On 13/03/15 05:24, Christian Brabandt wrote:
On Do, 12 Mär 2015, Bram Moolenaar wrote:
>  Gary Johnson wrote:
>  >  On 2015-03-12, zeug wrote:
>  >  >  Am 2015-03-12 18:27, schrieb Bruno Sutic:
>  >  >  >Any thoughts on where will vim source code repo be moved?
>  >  >  >I know I'd be more than delighted if it was hosted on Github.
>  >  >  Bitbucket please. They have Mercurial.
>  >  >  Git sucks.
>  >  SourceForge has Mercurial, too, and importation tools.
>  How about reliability?  The Vim website has been down several hours in
>  the past weeks.
No SourceForge please. That website is unusable in my opinion. github or
bitbucket would be fine for me although I have a slight preference for...
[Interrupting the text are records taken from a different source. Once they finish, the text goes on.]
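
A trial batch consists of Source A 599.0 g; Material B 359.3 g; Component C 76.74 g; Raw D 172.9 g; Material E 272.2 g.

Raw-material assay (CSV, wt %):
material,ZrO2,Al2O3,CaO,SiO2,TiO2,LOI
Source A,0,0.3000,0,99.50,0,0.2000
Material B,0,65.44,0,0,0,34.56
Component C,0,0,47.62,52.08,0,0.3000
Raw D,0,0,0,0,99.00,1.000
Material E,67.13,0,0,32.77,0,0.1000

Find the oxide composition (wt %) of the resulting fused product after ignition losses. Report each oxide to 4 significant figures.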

A lot of people have expressed simply technical reasons for choosing a
successor to Google code. However, more than the technical reasons, the
financial stability and political strategy of the company must not be
forgotten.

I was never happy with the choice of Google code. I am deeply suspicious
of any company that professes support for any non-profit making objective
while itself being purely profit motivated. As Google so predictably
demonstrated, as soon as their financial and political incentive
disappeared from hosting free projects they just mercilessly pulled the
plug. If possible, this kind of situation should be avoided in the future.

Sourceforge
-----------

Sourceforge used to be free (in the "open source" sense") and were completely
ad driven. However, they are now a closed platform and, more recently, were
bought by Dice Holdings (www.diceholdingsinc.com). This company's profit
motivation has *nothing* to do with software. Dice Holdings provide
recruitment information for job searching websites, several of which they own.
Dice Holdings bought Sourceforge just as a money-motivated acquisition, and
several new measures they introduced seem to be hurting the trustworthiness
of Sourceforge as a platform. In the future they will probably dump Sourceforge as soon as it is not profitable, whether or not it is valuable to developers.

Github
------

Github started off as completely self-funding. In fact, up until 2012 they
remained completely independent. However, in 2012 they received $100M of
venture capital from Andreessen Horowitz and now have a CEO and full
management team. When they inevitably go public on the stock market then it
is questionable whether they will consider "free repositories" as a viable
business model. However, as it is their main line of business they are a
safer bet than either Google was or Sourceforge is.


BitBucket
---------

BitBucket was created and is owned by Atlassian Pty, Australia. They are a
wholly employee-owned company and raise money through sales and through the
controlled employee sale of shares to venture capitalists. They has
protected their technology and ensured that they remain technology focussed.
For open source projects, this is where they are better than Github, as their long-term support for free projects looks more certain. Their revenue is also
very strong and is not Venture capital dependent, which means that they can
afford to back open source projects. They support both git and Mercurial and
appear to support migration between the two.